E é neste contexto que procuraremos tratar no próximo tópico, das funções típicas e atípicas do Poder Judiciário, buscando entender como as competências constitucionalmente a ele outorgadas podem se harmonizar com as novas e complexas relações que se colocam na sociedade atual, sobretudo diante das inovações tecnológicas, sem que a sua essência se desvaneça em meio aos avanços do século XXI.
Abstract
In a Republic such as Brazil, which, especially since the enactment of the CRFB / 1988, constituted itself in a Democratic State of Right, the holder of sovereign power is the people, because of which, the power itself is one, dividing.

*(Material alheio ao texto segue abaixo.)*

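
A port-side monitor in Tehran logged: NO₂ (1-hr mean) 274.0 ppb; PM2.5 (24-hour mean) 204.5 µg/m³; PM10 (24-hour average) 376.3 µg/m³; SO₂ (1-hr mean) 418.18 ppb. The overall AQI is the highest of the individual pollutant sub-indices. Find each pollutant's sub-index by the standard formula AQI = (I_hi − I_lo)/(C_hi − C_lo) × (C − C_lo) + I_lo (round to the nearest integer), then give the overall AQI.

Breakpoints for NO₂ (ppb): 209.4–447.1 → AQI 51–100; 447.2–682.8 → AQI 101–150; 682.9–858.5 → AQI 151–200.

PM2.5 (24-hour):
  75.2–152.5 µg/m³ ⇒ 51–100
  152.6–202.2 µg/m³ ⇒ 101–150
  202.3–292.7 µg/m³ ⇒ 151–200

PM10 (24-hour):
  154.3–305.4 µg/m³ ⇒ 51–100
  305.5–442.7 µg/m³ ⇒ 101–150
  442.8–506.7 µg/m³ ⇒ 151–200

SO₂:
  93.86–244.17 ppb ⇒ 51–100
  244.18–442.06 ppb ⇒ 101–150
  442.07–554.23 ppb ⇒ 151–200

NO₂ 274.0: bracket 209.4–447.1 → index 51–100; slope 49/237.7, offset 64.6.
AQI = 51 + 49/237.7·64.6 ≈ 64.32 ⇒ 64.
PM2.5 204.5: bracket 202.3–292.7 → index 151–200; slope 49/90.4, offset 2.2.
AQI = 151 + 49/90.4·2.2 ≈ 152.19 ⇒ 152.
PM10: 376.3 lies in 305.5–442.7, so I_lo=101, I_hi=150, C_lo=305.5, C_hi=442.7.
(150−101)/(442.7−305.5) × (376.3−305.5) + 101 = 49/137.2 × 70.8 + 101 ≈ 126.29 → 126.
SO₂: row 244.18–442.06 (AQI 101–150). (150−101)·(418.18−244.18)/(442.06−244.18) + 101 = 49·174.00/197.88 + 101 ≈ 144.09 → 144.
Sub-indices: NO₂→64, PM2.5→152, PM10→126, SO₂→144. Overall AQI = max = 152; dominant pollutant is PM2.5.

152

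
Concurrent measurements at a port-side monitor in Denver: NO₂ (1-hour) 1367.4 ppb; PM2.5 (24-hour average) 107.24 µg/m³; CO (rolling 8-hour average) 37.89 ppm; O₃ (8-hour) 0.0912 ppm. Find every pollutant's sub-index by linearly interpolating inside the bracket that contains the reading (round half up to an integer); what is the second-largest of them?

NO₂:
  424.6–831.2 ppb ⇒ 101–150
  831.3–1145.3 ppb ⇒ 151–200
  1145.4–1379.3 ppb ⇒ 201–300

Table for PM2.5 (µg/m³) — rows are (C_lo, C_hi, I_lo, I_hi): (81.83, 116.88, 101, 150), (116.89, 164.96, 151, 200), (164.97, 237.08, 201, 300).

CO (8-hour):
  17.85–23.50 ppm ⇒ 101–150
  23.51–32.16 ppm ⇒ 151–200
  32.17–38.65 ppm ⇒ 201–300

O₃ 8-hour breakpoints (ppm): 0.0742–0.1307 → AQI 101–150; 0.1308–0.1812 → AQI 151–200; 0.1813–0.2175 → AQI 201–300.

NO₂: 1367.4 lies in 1145.4–1379.3, so I_lo=201, I_hi=300, C_lo=1145.4, C_hi=1379.3.
(300−201)/(1379.3−1145.4) × (1367.4−1145.4) + 201 = 99/233.9 × 222.0 + 201 ≈ 294.96 → 295.
PM2.5: row 81.83–116.88 (AQI 101–150). (150−101)·(107.24−81.83)/(116.88−81.83) + 101 = 49·25.41/35.05 + 101 ≈ 136.52 → 137.
CO: row 32.17–38.65 (AQI 201–300). (300−201)·(37.89−32.17)/(38.65−32.17) + 201 = 99·5.72/6.48 + 201 ≈ 288.39 → 288.
O₃: row 0.0742–0.1307 (AQI 101–150). (150−101)·(0.0912−0.0742)/(0.1307−0.0742) + 101 = 49·0.0170/0.0565 + 101 ≈ 115.74 → 116.
Sub-indices: NO₂→295, PM2.5→137, CO→288, O₃→116. Ranked high→low: 295, 288, 137, 116. Second-highest sub-index = 288.

288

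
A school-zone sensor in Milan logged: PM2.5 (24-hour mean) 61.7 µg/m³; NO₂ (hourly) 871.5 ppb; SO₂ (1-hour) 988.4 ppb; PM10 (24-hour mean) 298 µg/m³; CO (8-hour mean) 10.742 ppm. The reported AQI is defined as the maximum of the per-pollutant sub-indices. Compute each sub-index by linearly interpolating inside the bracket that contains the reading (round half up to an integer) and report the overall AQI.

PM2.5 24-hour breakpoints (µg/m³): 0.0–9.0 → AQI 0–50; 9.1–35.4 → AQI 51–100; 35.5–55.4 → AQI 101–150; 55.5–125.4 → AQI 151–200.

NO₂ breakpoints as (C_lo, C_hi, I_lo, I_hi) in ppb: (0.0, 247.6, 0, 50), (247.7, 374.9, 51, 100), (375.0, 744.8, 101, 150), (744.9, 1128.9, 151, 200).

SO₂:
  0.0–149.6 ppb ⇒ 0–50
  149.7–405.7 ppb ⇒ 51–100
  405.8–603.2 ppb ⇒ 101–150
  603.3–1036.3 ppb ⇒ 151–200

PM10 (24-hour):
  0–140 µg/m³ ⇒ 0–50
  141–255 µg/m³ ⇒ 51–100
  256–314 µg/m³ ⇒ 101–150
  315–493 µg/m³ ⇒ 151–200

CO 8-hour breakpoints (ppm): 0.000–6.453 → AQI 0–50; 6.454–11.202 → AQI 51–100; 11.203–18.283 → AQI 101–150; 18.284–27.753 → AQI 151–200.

195

PM2.5: row 55.5–125.4 (AQI 151–200). (200−151)·(61.7−55.5)/(125.4−55.5) + 151 = 49·6.2/69.9 + 151 ≈ 155.35 → 155.
NO₂: row 744.9–1128.9 (AQI 151–200). (200−151)·(871.5−744.9)/(1128.9−744.9) + 151 = 49·126.6/384.0 + 151 ≈ 167.15 → 167.
SO₂: 988.4 lies in 603.3–1036.3, so I_lo=151, I_hi=200, C_lo=603.3, C_hi=1036.3.
(200−151)/(1036.3−603.3) × (988.4−603.3) + 151 = 49/433.0 × 385.1 + 151 ≈ 194.58 → 195.
PM10 298: bracket 256–314 → index 101–150; slope 49/58, offset 42.
AQI = 101 + 49/58·42 ≈ 136.48 ⇒ 136.
CO: 10.742 lies in 6.454–11.202, so I_lo=51, I_hi=100, C_lo=6.454, C_hi=11.202.
(100−51)/(11.202−6.454) × (10.742−6.454) + 51 = 49/4.748 × 4.288 + 51 ≈ 95.25 → 95.
Sub-indices: PM2.5→155, NO₂→167, SO₂→195, PM10→136, CO→95. Overall AQI = max = 195; dominant pollutant is SO₂.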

However, for the best and most effective exercise of this sovereign power, representative or even participatory democracy (in the case of Brazil), is a more reasonable formula for the organization of society. Moreover, even in the name of that effectiveness of power, its unity must be presented in such a way as to deliver a certain portion of the whole to an entity responsible for its materialization. This was the theory devised by the Baron de Montesquieu, the theory of Separation / Tripartition of Powers.
In Brazil, the granting of the “power-duty” of exercising that portion of sovereign power to each of the powers is enshrined in the constitutional text in its article 2, reason why they are called “constituted powers” providing that ” of the Union, independent and harmonious among themselves, the Legislative, the Executive and the Judiciary. “
Well, we find in this device, in addition to the separation of powers, the theory created by the North Americans, “check and balances”, through which, for the lecturer Bernardo Gonçalves, each of the functions of the State began to perform functions typical of its nature and, in addition to these, atypical functions, supervising and limiting the action of other powers.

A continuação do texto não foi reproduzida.